We tested the deprotector on several protection products on market, and none of them can survive this simple deprotector. Even if anti-debug and anti-trace tricks are usually used by those tools, the original assemblies can be retrieved by simply executing the protected assembly once through the deprotector. Since this is a fundamental flaw, it's impossible to overcome it. Some deprotection mechanisms might be blocked over time, for example, the profiling APIs can be blocked by disabling certain environment variables, but there will be always other mechanisms available to get into the process to undo the protection. There are a few more mechanisms that will be posted over time, such as fusion hooking, delegation hooking, win32 API hooking, etc.
Salamander Protector
Our salamander protector is not a whole assembly protection tool, and thus the deprotector discussed here won't defeat it.

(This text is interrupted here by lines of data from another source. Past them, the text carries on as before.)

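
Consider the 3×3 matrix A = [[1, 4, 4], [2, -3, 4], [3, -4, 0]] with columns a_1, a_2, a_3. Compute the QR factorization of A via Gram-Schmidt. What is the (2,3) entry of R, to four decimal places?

a_1 = (1, 2, 3); ‖a_1‖ = 3.7417, so q_1 = (0.2673, 0.5345, 0.8018).
q_1·a_2 = 0.2673·4 + 0.5345·(-3) + 0.8018·(-4) = -3.7417.
u_2 = a_2 + 3.7417·q_1 = (5.0000, -1.0000, -1.0000).
‖u_2‖ = 5.1962, so q_2 = (0.9623, -0.1925, -0.1925).
r_{23} = q_2·a_3 = 3.0792.

r_{23} = 3.0792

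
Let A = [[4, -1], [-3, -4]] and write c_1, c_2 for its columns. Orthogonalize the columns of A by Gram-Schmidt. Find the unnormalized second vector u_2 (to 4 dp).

u_2 = (-2.2800, -3.0400)

e_1 = c_1/‖c_1‖ = (4, -3)/5.0000 = (0.8000, -0.6000).
r_{12} = e_1·c_2 = 1.6000.
u_2 = c_2 − 1.6000·e_1 = (-2.2800, -3.0400).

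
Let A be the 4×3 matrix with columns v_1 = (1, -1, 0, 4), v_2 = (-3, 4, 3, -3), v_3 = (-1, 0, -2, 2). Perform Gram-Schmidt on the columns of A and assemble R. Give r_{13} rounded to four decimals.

r_{13} = 1.6499

v_1 = (1, -1, 0, 4); ‖v_1‖ = 4.2426, so e_1 = (0.2357, -0.2357, 0.0000, 0.9428).
r_{13} = e_1·v_3 = 1.6499.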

The protected assembly by Salamander Protector does not have its MSIL code inside the memory, therefore, any memory dump will not get the MSIL code. Our protector does not prevent people from viewing metadata, and the protected code remains valid .NET format, rather than in native format. After protection, all class/method names are still visible, with only the MSIL code is transformed, which is why we bundle the obfuscator in the protector package.
Potential ways to stop DeProtector
This current version of the DeProtector is not difficult to stop. The following are some tricks that whole assembly protection tools can use to block this sample DeProtector:
Disable the Cor_Enable_Profiling and the COR_PROFILER environmental variables in the native loader, so the .NET profiling interface will be prohibited.

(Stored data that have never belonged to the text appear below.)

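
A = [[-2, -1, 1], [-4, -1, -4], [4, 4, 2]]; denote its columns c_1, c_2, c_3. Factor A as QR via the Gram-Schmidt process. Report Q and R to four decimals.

Q = [[-0.3333, 0.1041, 0.9370], [-0.6667, 0.6768, -0.3123], [0.6667, 0.7288, 0.1562]], R = [[6.0000, 3.6667, 3.6667], [0.0000, 2.1344, -1.1453], [0.0000, 0.0000, 2.4988]]

c_1 = (-2, -4, 4); ‖c_1‖ = 6.0000, so e_1 = (-0.3333, -0.6667, 0.6667).
e_1·c_2 = (-0.3333)·(-1) + (-0.6667)·(-1) + 0.6667·4 = 3.6667.
u_2 = c_2 − 3.6667·e_1 = (0.2222, 1.4444, 1.5556).
‖u_2‖ = 2.1344, so e_2 = (0.1041, 0.6768, 0.7288).
e_1·c_3 = (-0.3333)·1 + (-0.6667)·(-4) + 0.6667·2 = 3.6667; e_2·c_3 = 0.1041·1 + 0.6768·(-4) + 0.7288·2 = -1.1453.
u_3 = c_3 − 3.6667·e_1 + 1.1453·e_2 = (2.3415, -0.7805, 0.3902).
‖u_3‖ = 2.4988, so e_3 = (0.9370, -0.3123, 0.1562).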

Once a PE file is loaded, modify the PE header, so this DeProtector does not consider it as an EXE/DLL image, and thus not get dumped. For more info, please check the SaveFile () method of the Dump.cpp source.
Examine the time stamp and checksum of those common .NET dlls (e.g., mscoree.dll), don't load if they are modified, which prevents DLL redirects. This has one consequence, that is the protected code may not execute in future versions of .NET Framework.
Future directions
We will continue to release DeProtector versions using other technologies. A professional version of the DeProtector will be included into our free .NET Explorer package (http://www.remotesoft.com/dotexplorer), which will use much more advanced techniques to dump out assemblies from CLR engine. Source code may not be provided in the future. Overall, we truly believe whole assembly protection is not the way to go, and it is IMPOSSIBLE to block all potential places where memory can be dumped. We will show you, stay tuned.
In CLR world, fusion refers to the assembly loading phrase. Comparing with win32 world, fusion can be considers as DLL loader. The fusion manager is responsible for assembly probing (from GAC or Bin folder ect), loading into correct context, and then passing to jit phrase. I think fusion hooking means hooking the core functions to monitor assembly laoding.
Delegation usually means callback mechalims in CLR world. I am not sure how delegation hooking helps depretector here.